Judith Roberts, ELCA program director for racial justice ministries, emphasizes the ELCA’s social statement “The Church and Criminal Justice: Hearing the Cries,” which calls for reforms in policies and practices in the criminal justice system.

“The church calls for an accountability of the roles race and class play out within the criminal justice system,” Roberts said. “This must also include a systemic analysis of racism within the criminal justice system and accountability to communities of color in the charges and sentencing related to the extrajudicial use of force and murder enacted upon by law enforcement.”

First, the criminal justice system must acknowledge the racial disparities, and address the implicit and explicit racism that persists” (“The Church and Criminal Justice,” page 39).

“Through our social statement, this church also calls for reforms of such policies and policing tactics that continue to cause racial and economic injustices in the form of sentencing, brutality, and the extrajudicial killings of black and brown people,” Roberts said.

“Policing decisions about which neighborhoods and types of drugs should be the focus of enforcement efforts only contribute to these disparities” (“The Church and Criminal Justice,” page 39).

Fulfilling our commitments

Andy Rutrough, pastor of St. John Lutheran Church in Louisville, Ky., and convener of the racial justice team in the Indiana-Kentucky Synod, said the team’s work, along with other synod initiatives, “contributes to an atmosphere among ELCA pastors in Louisville and throughout the synod where we can wrestle with issues of racism with honesty.”

Rutrough said this atmosphere has led several pastors and members to attend protests in Louisville and to collaborate with protesters in other locations around the country. He acknowledged that not everyone in the synod holds the same views on issues of racial justice but that the work carries on.

“We can walk the journey of the cross together,” he said. “We can engage these issues with a focus, not on self-justification or self-benefit, but on the well-being of others and, especially, the well-being of people who have less money, less power, less respect, less population in society, but more particular concern in the eyes of God than we do.”

Lamont Anthony Wells, president of the African Descent Lutheran Association (ADLA) and program director for the Lutheran Campus Ministry Network, said, “Members and leaders within the [association] have lamented this grand jury decision as a stark and gross injustice against the humanity of Breonna Taylor.”
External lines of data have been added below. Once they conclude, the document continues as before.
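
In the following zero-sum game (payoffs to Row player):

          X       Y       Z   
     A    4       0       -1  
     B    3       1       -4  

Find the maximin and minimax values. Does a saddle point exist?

Maximin = -1, Minimax = -1, Saddle: True

Work:
Row minimums: [-1, -4] → maximin = -1
Column maximums: [4, 1, -1] → minimax = -1
Saddle point exists! Game value = -1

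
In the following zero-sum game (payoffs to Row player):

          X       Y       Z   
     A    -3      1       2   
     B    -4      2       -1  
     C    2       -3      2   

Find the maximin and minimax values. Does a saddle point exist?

Maximin = -3, Minimax = 2, Saddle: False

Work:
Row minimums: [-3, -4, -3] → maximin = -3
Column maximums: [2, 2, 2] → minimax = 2
No saddle point (maximin ≠ minimax). Mixed strategy needed.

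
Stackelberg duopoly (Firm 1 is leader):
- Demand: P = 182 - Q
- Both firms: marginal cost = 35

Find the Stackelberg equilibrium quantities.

q₁* (leader) = 73.5, q₂* (follower) = 36.75

Work:
Follower's reaction: q₂ = (a - c - q₁)/2
Leader substitutes: π₁ = q₁·(a - q₁ - (a-c-q₁)/2 - c)
FOC: q₁* = (182 - 35)/2 = 73.50
Then: q₂* = (182 - 35 - 73.5)/2 = 36.75
Leader has first-mover advantage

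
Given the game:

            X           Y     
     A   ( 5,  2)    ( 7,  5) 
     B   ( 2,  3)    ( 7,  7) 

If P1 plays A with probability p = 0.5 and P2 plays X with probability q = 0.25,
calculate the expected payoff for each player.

E[P1] = 6.125, E[P2] = 5.125

Work:
E[P1] = p·q·π₁(A,X) + p·(1-q)·π₁(A,Y) + (1-p)·q·π₁(B,X) + (1-p)·(1-q)·π₁(B,Y)
= 0.5·0.25·5 + 0.5·0.75·7 + 0.5·0.25·2 + 0.5·0.75·7
= 6.125

E[P2] = 5.125 (similar calculation)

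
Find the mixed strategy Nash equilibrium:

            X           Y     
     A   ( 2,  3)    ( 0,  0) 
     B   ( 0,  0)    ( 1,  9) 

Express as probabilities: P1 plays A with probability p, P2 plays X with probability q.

p = 0.75, q = 0.3333

Work:
Find probabilities that make opponent indifferent:
P2 chooses q to make P1 indifferent between A and B
P1 chooses p to make P2 indifferent between X and Y
Mixed NE: P1 plays (A: 0.75, B: 0.25), P2 plays (X: 0.3333, Y: 0.6667)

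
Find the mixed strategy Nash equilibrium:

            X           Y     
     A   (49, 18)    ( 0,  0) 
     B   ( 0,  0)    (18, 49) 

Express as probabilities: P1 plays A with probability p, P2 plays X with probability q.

p = 0.7313, q = 0.2687

Work:
Find probabilities that make opponent indifferent:
P2 chooses q to make P1 indifferent between A and B
P1 chooses p to make P2 indifferent between X and Y
Mixed NE: P1 plays (A: 0.7313, B: 0.2687), P2 plays (X: 0.2687, Y: 0.7313)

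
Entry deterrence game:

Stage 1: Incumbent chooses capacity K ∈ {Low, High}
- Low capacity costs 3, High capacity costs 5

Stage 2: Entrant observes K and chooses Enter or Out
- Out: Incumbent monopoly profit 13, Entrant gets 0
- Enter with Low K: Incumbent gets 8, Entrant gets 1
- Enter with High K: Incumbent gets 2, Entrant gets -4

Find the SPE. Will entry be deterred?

SPE: (High, Enter|Low, Out|High); Entry deterred. Incumbent net profit = 8

Work:
After Low K: Entrant enters (1 > 0)
After High K: Entrant stays out (-4 < 0)
Incumbent: Low → 8−3=5, High → 13−5=8
Incumbent chooses High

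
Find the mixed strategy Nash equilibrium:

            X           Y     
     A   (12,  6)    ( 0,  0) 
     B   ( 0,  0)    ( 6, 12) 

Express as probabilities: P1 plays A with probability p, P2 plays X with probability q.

p = 0.6667, q = 0.3333

Work:
Find probabilities that make opponent indifferent:
P2 chooses q to make P1 indifferent between A and B
P1 chooses p to make P2 indifferent between X and Y
Mixed NE: P1 plays (A: 0.6667, B: 0.3333), P2 plays (X: 0.3333, Y: 0.6667)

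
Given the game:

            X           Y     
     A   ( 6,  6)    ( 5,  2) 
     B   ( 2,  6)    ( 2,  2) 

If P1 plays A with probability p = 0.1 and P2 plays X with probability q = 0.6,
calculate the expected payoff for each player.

E[P1] = 2.36, E[P2] = 4.4

Work:
E[P1] = p·q·π₁(A,X) + p·(1-q)·π₁(A,Y) + (1-p)·q·π₁(B,X) + (1-p)·(1-q)·π₁(B,Y)
= 0.1·0.6·6 + 0.1·0.4·5 + 0.9·0.6·2 + 0.9·0.4·2
= 2.36

E[P2] = 4.4 (similar calculation)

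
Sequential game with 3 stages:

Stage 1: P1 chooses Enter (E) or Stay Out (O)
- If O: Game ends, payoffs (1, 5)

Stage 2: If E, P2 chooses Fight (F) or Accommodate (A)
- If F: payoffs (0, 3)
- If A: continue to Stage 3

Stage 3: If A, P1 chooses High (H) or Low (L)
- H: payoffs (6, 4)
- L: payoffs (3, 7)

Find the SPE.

SPE: (E, A, H); Outcome (6, 4)

Work:
Stage 3: P1 chooses H (6 vs 3)
Stage 2: P2: F->3, A->4 (anticipating H). Choose A
Stage 1: P1: O->1, E->6 (anticipating A, H). Choose E
SPE path: E -> A -> H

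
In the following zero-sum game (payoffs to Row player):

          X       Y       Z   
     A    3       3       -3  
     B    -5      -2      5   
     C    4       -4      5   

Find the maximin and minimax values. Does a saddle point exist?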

After hearing the explanation of the grand jury decision from the Kentucky attorney general, Wells and other ADLA leaders traveled to Louisville to be a “ministry of presence and support for the outraged community in the downtown streets,” he said.

ADLA leaders traveled to Louisville to be a “ministry of presence and support for the outraged community in the downtown streets.”

“We were there to be accomplices in this freedom movement inspired by the gospel of Jesus Christ, which is power unto salvation,” he added. “Bishops Eaton and Gafkjen are right in [saying,] ‘because of the cross, we have peace; we have hope; we are loved,’ and ADLA adds that we are organizing ourselves along with local communities to dismantle systemic racism and its powers.”

Wells said ADLA planned to “boldly engage our church” in fulfilling the commitments made in the “Declaration to the ELCA to People of African Descent,” adopted by the ELCA Church Council and presented to the 2019 ELCA Churchwide Assembly, and the “African Descent Lutheran Lives Matter” resolution adopted by the 2016 Churchwide Assembly, as well as in social statements and messages.

“We continue to speak her name: Breonna Taylor. Hearing her name is hearing her cries for justice,” said Albert Starr, ELCA program director for ethnic specific and multicultural ministries.

“Breonna Taylor was killed in her own home. Instead of protecting her, our legal system precipitated the circumstances that led to her death, yet it can’t seem to find the courage of accountability, valuing her life and granting her justice.”

Reflecting on the passage from “The Church and Criminal Justice” that reads, “Bearing the cross inevitably moves Christians toward actual identification with the victim” (page 31), Starr said, “We are called to leave the safe and familiar behind to stand with the victim, counting her experience as our own.”